By Sheila Dang
(Reuters) -Snap Inc on Thursday posted its slowest revenue growth since going public five years ago as advertisers cut spending amid rising inflation and the war in Ukraine.
Shares of Snap dropped 24% in after-hours trading.
The owner of photo messaging app Snapchat is the first of the major tech firms to report quarterly earnings, and the results cast a shadow for other platforms that rely on advertising revenue such as Facebook owner Meta Platforms Inc, Alphabet’s Google and Pinterest, which report their results next week.
Shares of Meta were down 3.9%, while shares of Alphabet declined 2% after Snap’s report.
In a letter to investors, Snap said inflation caused some advertisers to reduce their marketing budgets.
“We expect that the operating environment will continue to be challenging in the months ahead,” the company said.
The company said its internal forecast estimates that fourth-quarter revenue will be flat from the previous year and the ability to forecast future quarters remains challenging.

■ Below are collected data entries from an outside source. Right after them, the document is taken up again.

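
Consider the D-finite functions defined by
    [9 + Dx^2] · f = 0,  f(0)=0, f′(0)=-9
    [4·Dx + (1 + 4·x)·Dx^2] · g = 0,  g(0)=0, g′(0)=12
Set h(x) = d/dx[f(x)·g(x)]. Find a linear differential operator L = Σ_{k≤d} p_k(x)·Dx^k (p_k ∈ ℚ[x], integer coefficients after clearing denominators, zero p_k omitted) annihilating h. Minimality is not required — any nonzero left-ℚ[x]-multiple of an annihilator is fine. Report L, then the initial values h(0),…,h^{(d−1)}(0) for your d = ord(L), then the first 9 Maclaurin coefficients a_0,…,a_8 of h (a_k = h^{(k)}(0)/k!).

f: a_k = 0, -9, 0, 27/2, 0, -243/40, 0, 729/560, 0, …
g: a_k = 0, 12, -24, 64, -192, 3072/5, -2048, 49152/7, -24576, …
Product ⇒ symmetric product L₀, ord ≤ 4.
Differentiate: ansatz ord ≤ ord L₀ ⇒ L.
L = (-153603 - 635688·x - 3184272·x^2 - 4292352·x^3 + 12503808·x^4 + 40310784·x^5 + 26873856·x^6) + (-47736 - 304992·x - 311040·x^2 + 2073600·x^3 + 7464960·x^4 + 5971968·x^5)·Dx + (-19110 - 88272·x - 352800·x^2 + 41472·x^3 + 3773952·x^4 + 8957952·x^5 + 5971968·x^6)·Dx^2 + (-5304 - 33888·x - 34560·x^2 + 230400·x^3 + 829440·x^4 + 663552·x^5)·Dx^3 + (-227 - 1960·x + 112·x^2 + 57600·x^3 + 264960·x^4 + 497664·x^5 + 331776·x^6)·Dx^4  (order 4).
h: a_k = 0, -216, 648, -1656, 7020, -28431, 559503/5, -15476778/35, 122642829/70, …
ICs: h(0) = 0, h′(0) = -216, h′′(0) = 1296, h′′′(0) = -9936.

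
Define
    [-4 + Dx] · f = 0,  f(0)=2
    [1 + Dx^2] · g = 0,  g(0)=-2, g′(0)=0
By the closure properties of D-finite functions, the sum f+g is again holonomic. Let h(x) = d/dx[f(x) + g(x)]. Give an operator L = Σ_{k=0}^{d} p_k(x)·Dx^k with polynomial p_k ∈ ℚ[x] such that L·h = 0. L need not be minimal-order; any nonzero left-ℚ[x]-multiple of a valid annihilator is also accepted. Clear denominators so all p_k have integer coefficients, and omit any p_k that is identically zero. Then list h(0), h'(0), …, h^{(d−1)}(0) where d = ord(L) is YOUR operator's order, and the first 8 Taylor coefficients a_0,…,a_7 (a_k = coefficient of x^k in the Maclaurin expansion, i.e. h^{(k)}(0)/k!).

f: a_k = 2, 8, 16, 64/3, 64/3, 256/15, 512/45, 2048/315, …
g: a_k = -2, 0, 1, 0, -1/12, 0, 1/360, 0, …
L₀ := lclm(L_f,L_g); ord L₀ ≤ 1+2.
h₀' ⇒ L via d/dx closure of L₀.
L = 4 - Dx + 4·Dx^2 - Dx^3  (order 3).
h: a_k = 8, 34, 64, 85, 256/3, 4097/60, 2048/45, 4369/168, …
ICs: h(0) = 8, h′(0) = 34, h′′(0) = 128.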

Revenue for the third quarter ended Sept. 30 was $1.13 billion, an increase of 6% from the prior-year quarter. The figure narrowly missed analyst expectations of $1.14 billion, according to IBES data from Refinitiv.
Snap announced in August it would lay off 20% of all employees and discontinue projects such as gaming and a flying camera drone, in order to cut costs and steel itself against a deteriorating economy.

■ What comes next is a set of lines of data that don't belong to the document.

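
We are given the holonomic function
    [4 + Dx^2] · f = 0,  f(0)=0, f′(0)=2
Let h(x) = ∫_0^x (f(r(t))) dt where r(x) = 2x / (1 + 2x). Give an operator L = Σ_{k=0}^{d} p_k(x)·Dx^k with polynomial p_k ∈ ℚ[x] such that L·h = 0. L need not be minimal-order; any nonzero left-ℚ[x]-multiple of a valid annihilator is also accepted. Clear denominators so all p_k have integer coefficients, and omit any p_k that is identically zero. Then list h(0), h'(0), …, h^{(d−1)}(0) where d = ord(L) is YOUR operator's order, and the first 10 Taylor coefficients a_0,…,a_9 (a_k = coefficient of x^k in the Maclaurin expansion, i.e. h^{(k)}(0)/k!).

L = 16·Dx + (4 + 24·x + 48·x^2 + 32·x^3)·Dx^2 + (1 + 8·x + 24·x^2 + 32·x^3 + 16·x^4)·Dx^3  (order 3).
h: a_k = 0, 0, 2, -8/3, 4/3, 32/5, -1376/45, 640/7, -70688/315, 194048/405, …
ICs: h(0) = 0, h′(0) = 0, h′′(0) = 4.

f: a_k = 0, 2, 0, -4/3, 0, 4/15, 0, -8/315, 0, 4/2835, …
f∘r: x↦r, Dx↦Dx/r' in L_f ⇒ L₀.
h=∫₀ˣh₀: take L = L₀·Dx.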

The Santa Monica, California-based company said it would refocus on growing its user base, diversifying its revenue sources and investing in augmented reality technologies, which overlay computerized images onto the real world.

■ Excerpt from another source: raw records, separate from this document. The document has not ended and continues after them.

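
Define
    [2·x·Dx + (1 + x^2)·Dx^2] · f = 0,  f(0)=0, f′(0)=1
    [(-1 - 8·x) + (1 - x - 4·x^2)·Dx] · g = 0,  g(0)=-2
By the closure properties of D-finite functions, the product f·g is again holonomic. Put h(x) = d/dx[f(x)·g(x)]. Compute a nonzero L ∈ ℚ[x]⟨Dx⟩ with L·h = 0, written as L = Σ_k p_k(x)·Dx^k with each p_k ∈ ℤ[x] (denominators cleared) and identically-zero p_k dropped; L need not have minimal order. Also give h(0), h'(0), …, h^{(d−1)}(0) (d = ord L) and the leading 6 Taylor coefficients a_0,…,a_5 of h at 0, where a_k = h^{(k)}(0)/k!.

L = (86 + 318·x^2 + 96·x^3 + 576·x^4) + (13 + 106·x + 57·x^2 + 334·x^3 + 96·x^4 + 384·x^5)·Dx + (-4 + 3·x + x^2 + 19·x^3 + 53·x^4 + 16·x^5 + 48·x^6)·Dx^2  (order 2).
h: a_k = -2, -4, -28, -208/3, -826/3, -3732/5, …
ICs: h(0) = -2, h′(0) = -4.

f: a_k = 0, 1, 0, -1/3, 0, 1/5, …
g: a_k = -2, -2, -10, -18, -58, -130, …
f·g: L₀ = L_f ⊗_s L_g, ord ≤ 2·1.
h=h₀': d/dx-closure on L₀ ⇒ L.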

Daily active users on Snapchat rose 19% year-over-year to 363 million during the quarter.
Snap said advertising revenue has historically followed the growth and engagement of its user base, and “we remain optimistic about our long-term opportunity.”
It added it expects Snapchat daily active users to grow to 375 million in the fourth quarter.
Snap on Thursday also announced a share buyback program of up to $500 million.